Together, the Supreme Court’s rulings in Obergefell and Pavan provided a clear roadmap for the Arizona Supreme Court in McLaughlin.  As with Arkansas on birth certificates, Arizona used the marital presumption as more than just a reflection of biological parentage.  A man can be presumed the legal parent of his wife’s child even when biological parentage is an impossibility.  There, the McLaughlin court explained, “the marital paternity presumption encompasses more than just rights and responsibilities attendant to biologically related fathers. . . . Arizona cannot deny same-sex spouses the benefit the presumption affords.”  (The conclusion was obvious, but the citation to one of the federalist papers written by Alexander Hamilton was appreciated by this Hamilton-obsessed reader.)

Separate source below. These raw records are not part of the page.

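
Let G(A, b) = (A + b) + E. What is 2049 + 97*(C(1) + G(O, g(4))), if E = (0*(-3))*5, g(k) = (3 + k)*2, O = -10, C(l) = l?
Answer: 2534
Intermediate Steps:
g(k) = 6 + 2*k
E = 0 (E = 0*5 = 0)
G(A, b) = A + b (G(A, b) = (A + b) + 0 = A + b)
2049 + 97*(C(1) + G(O, g(4))) = 2049 + 97*(1 + (-10 + (6 + 2*4))) = 2049 + 97*(1 + (-10 + (6 + 8))) = 2049 + 97*(1 + (-10 + 14)) = 2049 + 97*(1 + 4) = 2049 + 97*5 = 2049 + 485 = 2534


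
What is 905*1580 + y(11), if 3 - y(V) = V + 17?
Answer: 1429875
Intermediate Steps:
y(V) = -14 - V (y(V) = 3 - (V + 17) = 3 - (17 + V) = 3 + (-17 - V) = -14 - V)
905*1580 + y(11) = 905*1580 + (-14 - 1*11) = 1429900 + (-14 - 11) = 1429900 - 25 = 1429875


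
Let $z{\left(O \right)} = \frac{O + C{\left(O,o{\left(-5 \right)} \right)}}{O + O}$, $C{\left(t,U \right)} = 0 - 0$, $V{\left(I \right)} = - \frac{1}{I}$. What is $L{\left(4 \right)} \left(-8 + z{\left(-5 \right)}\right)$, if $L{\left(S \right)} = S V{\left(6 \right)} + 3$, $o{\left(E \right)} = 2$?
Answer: $- \frac{35}{2} \approx -17.5$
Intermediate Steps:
$C{\left(t,U \right)} = 0$ ($C{\left(t,U \right)} = 0 + 0 = 0$)
$L{\left(S \right)} = 3 - \frac{S}{6}$ ($L{\left(S \right)} = S \left(- \frac{1}{6}\right) + 3 = - \frac{S}{6} + 3 = 3 - \frac{S}{6}$)
$z{\left(O \right)} = \frac{1}{2}$ ($z{\left(O \right)} = \frac{O + 0}{O + O} = \frac{O}{2 O} = O \frac{1}{2 O} = \frac{1}{2}$)
$L{\left(4 \right)} \left(-8 + z{\left(-5 \right)}\right) = \left(3 - \frac{2}{3}\right) \left(-8 + \frac{1}{2}\right) = \left(3 - \frac{2}{3}\right) \left(- \frac{15}{2}\right) = \frac{7}{3} \left(- \frac{15}{2}\right) = - \frac{35}{2}$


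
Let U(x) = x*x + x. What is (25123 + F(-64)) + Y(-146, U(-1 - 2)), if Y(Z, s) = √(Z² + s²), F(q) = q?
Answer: 25059 + 2*√5338 ≈ 25205.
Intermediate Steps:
U(x) = x + x² (U(x) = x² + x = x + x²)
(25123 + F(-64)) + Y(-146, U(-1 - 2)) = (25123 - 64) + √((-146)² + ((-1 - 2)*(1 + (-1 - 2)))²) = 25059 + √(21316 + (-3*(1 - 3))²) = 25059 + √(21316 + (-3*(-2))²) = 25059 + √(21316 + 6²) = 25059 + √(21316 + 36) = 25059 + √21352 = 25059 + 2*√5338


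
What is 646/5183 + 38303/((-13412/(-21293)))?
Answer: 4227189756709/69514396 ≈ 60810.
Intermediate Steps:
646/5183 + 38303/((-13412/(-21293))) = 646*(1/5183) + 38303/((-13412*(-1/21293))) = 646/5183 + 38303/(13412/21293) = 646/5183 + 38303*(21293/13412) = 646/5183 + 815585779/13412 = 4227189756709/69514396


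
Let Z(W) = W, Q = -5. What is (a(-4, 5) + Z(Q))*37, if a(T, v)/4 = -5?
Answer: -925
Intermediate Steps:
a(T, v) = -20 (a(T, v) = 4*(-5) = -20)
(a(-4, 5) + Z(Q))*37 = (-20 - 5)*37 = -25*37 = -925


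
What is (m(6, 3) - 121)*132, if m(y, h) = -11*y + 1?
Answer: -24552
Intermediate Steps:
m(y, h) = 1 - 11*y
(m(6, 3) - 121)*132 = ((1 - 11*6) - 121)*132 = ((1 - 66) - 121)*132 = (-65 - 121)*132 = -186*132 = -24552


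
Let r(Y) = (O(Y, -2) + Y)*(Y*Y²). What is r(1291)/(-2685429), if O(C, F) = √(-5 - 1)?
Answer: -2777825555761/2685429 - 2151685171*I*√6/2685429 ≈ -1.0344e+6 - 1962.6*I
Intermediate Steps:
O(C, F) = I*√6 (O(C, F) = √(-6) = I*√6)
r(Y) = Y³*(Y + I*√6) (r(Y) = (I*√6 + Y)*(Y*Y²) = (Y + I*√6)*Y³ = Y³*(Y + I*√6))
r(1291)/(-2685429) = (1291³*(1291 + I*√6))/(-2685429) = (2151685171*(1291 + I*√6))*(-1/2685429) = (2777825555761 + 2151685171*I*√6)*(-1/2685429) = -2777825555761/2685429 - 2151685171*I*√6/2685429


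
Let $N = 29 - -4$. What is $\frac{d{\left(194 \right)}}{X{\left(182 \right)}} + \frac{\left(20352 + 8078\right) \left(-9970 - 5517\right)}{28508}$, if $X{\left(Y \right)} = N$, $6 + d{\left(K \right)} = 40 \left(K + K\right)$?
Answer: $- \frac{7043737709}{470382} \approx -14975.0$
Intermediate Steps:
$d{\left(K \right)} = -6 + 80 K$ ($d{\left(K \right)} = -6 + 40 \left(K + K\right) = -6 + 40 \cdot 2 K = -6 + 80 K$)
$N = 33$ ($N = 29 + 4 = 33$)
$X{\left(Y \right)} = 33$
$\frac{d{\left(194 \right)}}{X{\left(182 \right)}} + \frac{\left(20352 + 8078\right) \left(-9970 - 5517\right)}{28508} = \frac{-6 + 80 \cdot 194}{33} + \frac{\left(20352 + 8078\right) \left(-9970 - 5517\right)}{28508} = \left(-6 + 15520\right) \frac{1}{33} + 28430 \left(-15487\right) \frac{1}{28508} = 15514 \cdot \frac{1}{33} - \frac{220147705}{14254} = \frac{15514}{33} - \frac{220147705}{14254} = - \frac{7043737709}{470382}$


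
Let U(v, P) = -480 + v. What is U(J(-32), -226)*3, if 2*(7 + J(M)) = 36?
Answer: -1407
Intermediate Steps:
J(M) = 11 (J(M) = -7 + (1/2)*36 = -7 + 18 = 11)
U(J(-32), -226)*3 = (-480 + 11)*3 = -469*3 = -1407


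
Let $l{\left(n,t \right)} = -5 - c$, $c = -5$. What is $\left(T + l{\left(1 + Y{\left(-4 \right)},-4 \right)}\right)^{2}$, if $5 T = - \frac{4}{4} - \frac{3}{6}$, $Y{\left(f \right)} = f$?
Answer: $\frac{9}{100} \approx 0.09$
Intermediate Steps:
$T = - \frac{3}{10}$ ($T = \frac{- \frac{4}{4} - \frac{3}{6}}{5} = \frac{\left(-4\right) \frac{1}{4} - \frac{1}{2}}{5} = \frac{-1 - \frac{1}{2}}{5} = \frac{1}{5} \left(- \frac{3}{2}\right) = - \frac{3}{10} \approx -0.3$)
$l{\left(n,t \right)} = 0$ ($l{\left(n,t \right)} = -5 - -5 = -5 + 5 = 0$)
$\left(T + l{\left(1 + Y{\left(-4 \right)},-4 \right)}\right)^{2} = \left(- \frac{3}{10} + 0\right)^{2} = \left(- \frac{3}{10}\right)^{2} = \frac{9}{100}$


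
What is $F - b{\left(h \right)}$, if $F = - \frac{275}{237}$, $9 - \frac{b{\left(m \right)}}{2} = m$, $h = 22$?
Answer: $\frac{5887}{237} \approx 24.84$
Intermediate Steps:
$b{\left(m \right)} = 18 - 2 m$
$F = - \frac{275}{237}$ ($F = \left(-275\right) \frac{1}{237} = - \frac{275}{237} \approx -1.1603$)
$F - b{\left(h \right)} = - \frac{275}{237} - \left(18 - 44\right) = - \frac{275}{237} - -26 = - \frac{275}{237} + 26 = \frac{5887}{237}$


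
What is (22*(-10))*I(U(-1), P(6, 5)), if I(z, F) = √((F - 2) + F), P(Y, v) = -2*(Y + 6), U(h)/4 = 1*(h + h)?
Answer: -1100*I*√2 ≈ -1555.6*I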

The court also held that Kimberly could not successfully rebut the presumption of parentage based on a theory of equitable estoppel.  The McLaughlin court applied the doctrine to disallow Kimberly from denying Suzan’s parentage after signing a joint parenting agreement in which she indicated her intent to share all aspects of parental status and function—and after behaving in ways consistent with that intent for the first two years of the child’s life. Suzan, after all, was the child’s primary caregiver for those two years, and Kimberly allowed her to function in that role and to “form a mother-son bond.” It would be unfair at this point to allow Kimberly to say “just kidding” and insist on exclusive parental rights.